In La Fin des Terres (Land’s End), which opened at the National Theater last night, there are surrealistic landscapes, giant puppets with plastic baby faces, huge penises, a pair of legs that become scissor blades, a praying mantis with a human face, huge plastic bubbles that float like jellyfish, a King Kong-sized hand, several trap doors and lots of men in trench coats and fedoras.
The imagery comes from the mind of 71-year-old French artist/puppeteer/director Philippe Genty, in collaboration with his choreographer and wife Mary Underwood.
Genty trained to be a graphic designer, but got involved with puppetry because he found it easier to communicate through puppets than face-to-face. In 1961, he parlayed a grant from the UN Educational, Scientific and Cultural Organization (UNESCO) to make a film about puppet troupes into a four-year-long globetrotting journey that allowed him to stage his own puppet shows. In 1968, he started the company, and Underwood, a classically trained dancer, was one of its original members.
While Genty no longer travels with his troupe, his productions still traverse the world. The company was last in Taiwan 16 years ago and was supposed to return in 1999, but the September earthquake that year scuppered the visit.
La Fin des Terres, which premiered in 2004, centers on a couple who meet because of a letter. Their meeting, parting and search for one another are played out in parallel tracks, one “real” and one “dream.”
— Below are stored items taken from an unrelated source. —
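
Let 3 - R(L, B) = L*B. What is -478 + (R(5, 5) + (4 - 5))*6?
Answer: -616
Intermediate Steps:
R(L, B) = 3 - B*L (R(L, B) = 3 - L*B = 3 - B*L)
-478 + (R(5, 5) + (4 - 5))*6 = -478 + ((3 - 1*5*5) + (4 - 5))*6 = -478 + ((3 - 25) - 1)*6 = -478 + (-22 - 1)*6 = -478 - 23*6 = -478 - 138 = -616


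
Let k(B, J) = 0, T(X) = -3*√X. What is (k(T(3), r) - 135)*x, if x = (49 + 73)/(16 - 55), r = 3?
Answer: 5490/13 ≈ 422.31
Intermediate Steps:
x = -122/39 (x = 122/(-39) = 122*(-1/39) = -122/39 ≈ -3.1282)
(k(T(3), r) - 135)*x = (0 - 135)*(-122/39) = -135*(-122/39) = 5490/13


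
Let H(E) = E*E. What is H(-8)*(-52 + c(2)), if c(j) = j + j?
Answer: -3072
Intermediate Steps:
H(E) = E**2
c(j) = 2*j
H(-8)*(-52 + c(2)) = (-8)**2*(-52 + 2*2) = 64*(-52 + 4) = 64*(-48) = -3072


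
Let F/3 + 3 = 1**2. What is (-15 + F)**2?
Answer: 441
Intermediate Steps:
F = -6 (F = -9 + 3*1**2 = -9 + 3*1 = -9 + 3 = -6)
(-15 + F)**2 = (-15 - 6)**2 = (-21)**2 = 441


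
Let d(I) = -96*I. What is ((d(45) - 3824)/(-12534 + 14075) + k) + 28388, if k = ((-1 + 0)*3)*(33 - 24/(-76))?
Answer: 828091157/29279 ≈ 28283.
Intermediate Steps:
k = -1899/19 (k = (-1*3)*(33 - 24*(-1/76)) = -3*(33 + 6/19) = -3*633/19 = -1899/19 ≈ -99.947)
((d(45) - 3824)/(-12534 + 14075) + k) + 28388 = ((-96*45 - 3824)/(-12534 + 14075) - 1899/19) + 28388 = ((-4320 - 3824)/1541 - 1899/19) + 28388 = (-8144*1/1541 - 1899/19) + 28388 = (-8144/1541 - 1899/19) + 28388 = -3081095/29279 + 28388 = 828091157/29279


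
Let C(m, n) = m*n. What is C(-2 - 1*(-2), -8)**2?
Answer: 0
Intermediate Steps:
C(-2 - 1*(-2), -8)**2 = ((-2 - 1*(-2))*(-8))**2 = ((-2 + 2)*(-8))**2 = (0*(-8))**2 = 0**2 = 0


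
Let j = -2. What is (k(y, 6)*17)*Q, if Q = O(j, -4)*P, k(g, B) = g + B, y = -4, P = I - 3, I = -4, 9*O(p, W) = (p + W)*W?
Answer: -1904/3 ≈ -634.67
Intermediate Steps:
O(p, W) = W*(W + p)/9 (O(p, W) = ((p + W)*W)/9 = ((W + p)*W)/9 = (W*(W + p))/9 = W*(W + p)/9)
P = -7 (P = -4 - 3 = -7)
k(g, B) = B + g
Q = -56/3 (Q = ((⅑)*(-4)*(-4 - 2))*(-7) = ((⅑)*(-4)*(-6))*(-7) = (8/3)*(-7) = -56/3 ≈ -18.667)
(k(y, 6)*17)*Q = ((6 - 4)*17)*(-56/3) = (2*17)*(-56/3) = 34*(-56/3) = -1904/3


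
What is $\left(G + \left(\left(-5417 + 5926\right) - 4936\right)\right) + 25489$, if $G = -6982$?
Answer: $14080$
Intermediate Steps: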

WHAT: Compagnie Philippe Genty, La Fin des Terres
WHEN: Tonight and tomorrow at 7:45pm, Sunday at 2:30pm
WHERE: National Theater, Taipei City
ADMISSION: NT$600 to NT$2,500, available at the NTCH box office or www.artsticket.com.tw
As with other Genty works, there is no narrative flow to the 90-minute long La Fin des Terres; people, images and fantastic creatures appear and disappear like they do when we dream. Just as dreams allow our minds to fantasize and our most elemental fears to surface, Genty has a knack of creating scenes of unbelievable beauty as well as ones that can make his audiences squirm.
A sequence with scissor blades is guaranteed to leave most men feeling uncomfortable, while a human-faced bug — who dances a delicate, exquisite pas de deux with a young woman before wrapping her up in a web — is sure to give at least some female audience members nightmares.
The sexual imagery and references have led to the production being slapped with a “not suitable for children” label in several countries. The Compagnie Philippe Genty’s seven actors may excel at interacting with huge puppets, but this is no Muppets show.